Caretaker resource accounts embody the
conservative approach to many social problems: give people a meager,
stingy, absolutely fixed pot of resources and let them choose how to
spend it. Then wax eloquent about how you're giving them "options"
and "autonomy" and "freedom of choice," and isn't that what all
right-thinking citizens want really? The magnanimous benefactors of
these meager resources emphasize all the things the money might
possibly buy-if it could be spent seven times over. Never mind that
the still-poor, albeit sovereign, consumer is more focused on which
necessity he or she will choose to do without. Medicine or food? Heat
or clothing? Child care or retirement income?
This is the same strategy that would
replace Medicare with medical savings accounts; replace Social
Security with personal retirement accounts; replace defined-benefit
pension plans with defined-contribution plans. It is the strategy of
employers who cut back their employee health benefits, then give
employees a choice between two or three plans, none of which will
cover enough. It is the strategy behind replacing entitlements with
fixed budgeting, and replacing a commitment to meeting needs with a
commitment to meeting budgets. Somehow, people are supposed to feel
good even when they come out with the short end of thestick, because
they had the freedom to choose between several bad options.
Alstott's proposal is well-intended.
It is, after all, a scheme to expand entitlements, not to undo them.

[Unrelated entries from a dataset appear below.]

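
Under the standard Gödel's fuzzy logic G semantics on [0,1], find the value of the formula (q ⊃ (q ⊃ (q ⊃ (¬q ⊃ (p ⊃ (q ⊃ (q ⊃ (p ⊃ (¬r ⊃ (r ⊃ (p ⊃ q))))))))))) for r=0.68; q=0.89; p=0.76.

¬q: Gödel ¬ of 0.89 = 0 (operand ≠ 0)
¬r: Gödel ¬ of 0.68 = 0 (operand ≠ 0)
(p ⊃ q): 0.76 ≤ 0.89, so result = 1
(r ⊃ (p ⊃ q)): 0.68 ≤ 1, so result = 1
(¬r ⊃ (r ⊃ (p ⊃ q))): 0 ≤ 1, so result = 1
(p ⊃ (¬r ⊃ (r ⊃ (p ⊃ q)))): 0.76 ≤ 1, so result = 1
(q ⊃ (p ⊃ (¬r ⊃ (r ⊃ (p ⊃ q))))): 0.89 ≤ 1, so result = 1
(q ⊃ (q ⊃ (p ⊃ (¬r ⊃ (r ⊃ (p ⊃ q)))))): 0.89 ≤ 1, so result = 1
(p ⊃ (q ⊃ (q ⊃ (p ⊃ (¬r ⊃ (r ⊃ (p ⊃ q))))))): 0.76 ≤ 1, so result = 1
(¬q ⊃ (p ⊃ (q ⊃ (q ⊃ (p ⊃ (¬r ⊃ (r ⊃ (p ⊃ q)))))))): 0 ≤ 1, so result = 1
(q ⊃ (¬q ⊃ (p ⊃ (q ⊃ (q ⊃ (p ⊃ (¬r ⊃ (r ⊃ (p ⊃ q))))))))): 0.89 ≤ 1, so result = 1
(q ⊃ (q ⊃ (¬q ⊃ (p ⊃ (q ⊃ (q ⊃ (p ⊃ (¬r ⊃ (r ⊃ (p ⊃ q)))))))))): 0.89 ≤ 1, so result = 1
(q ⊃ (q ⊃ (q ⊃ (¬q ⊃ (p ⊃ (q ⊃ (q ⊃ (p ⊃ (¬r ⊃ (r ⊃ (p ⊃ q))))))))))): 0.89 ≤ 1, so result = 1

1.00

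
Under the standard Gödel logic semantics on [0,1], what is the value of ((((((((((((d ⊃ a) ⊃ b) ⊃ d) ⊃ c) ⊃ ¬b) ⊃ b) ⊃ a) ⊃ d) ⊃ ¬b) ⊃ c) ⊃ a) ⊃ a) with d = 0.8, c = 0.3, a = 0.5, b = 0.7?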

But I'm not persuaded it will accomplish a smidgen of what it's meant
to do. Encourage "continuity of care?" The accounts certainly don't
provide any incentive (as if economic incentives and moral commitment
have anything to do with each other) for parents to stay married or
get married or remain involved in their children's lives day in and
day out, for the money goes to only one parent, no matter what the
behavior of the second parent.
The accounts are supposed to enable
women to devote more of their time to parenting and to choose a bit
more autonomously between full-time work, part-time work, stints out
of the workforce, or full-time mothering. Realistically, low-income
women will have no choice but to keep working as hard as ever to pay
the bills; if they use their accounts for anything, it will be child
care. If they choose to rely on relatives or very inexpensive day
care, they may devote their allotments to retirement as Alstott
intends, but they might also see the nest egg as a cruel taunt: "I've
got all this money waiting for me if I live long enough to be a
great-grandmother but I can't use it to be a better mother now." What
about education? I can already see Wal-Mart and McDonald's starting
to charge tuition for their management-trainee classes, now that
their employees are sitting on a fat checkbook they can't use for
much else.
If we really want to enable people to
earn a living, improve their education, save for retirement, and
raise children, there are better ways to do it: raise the minimum
wage, pass more living-wage laws, fund better public education at
every level, give people who do unpaid care work entitlements to
Social Security and other assistance, make health insurance
universal, enforce health and safety laws, and reform the entire
culture of work to recognize workers as people with families.
Of course, I'm shooting for the moon. Alstott's
proposal has the virtue of staying down to earth. <
Deborah Stone is a research professor of government at Dartmouth College and an independent scholar. She is at work on a book called Help: The Good Samaritan in American Life.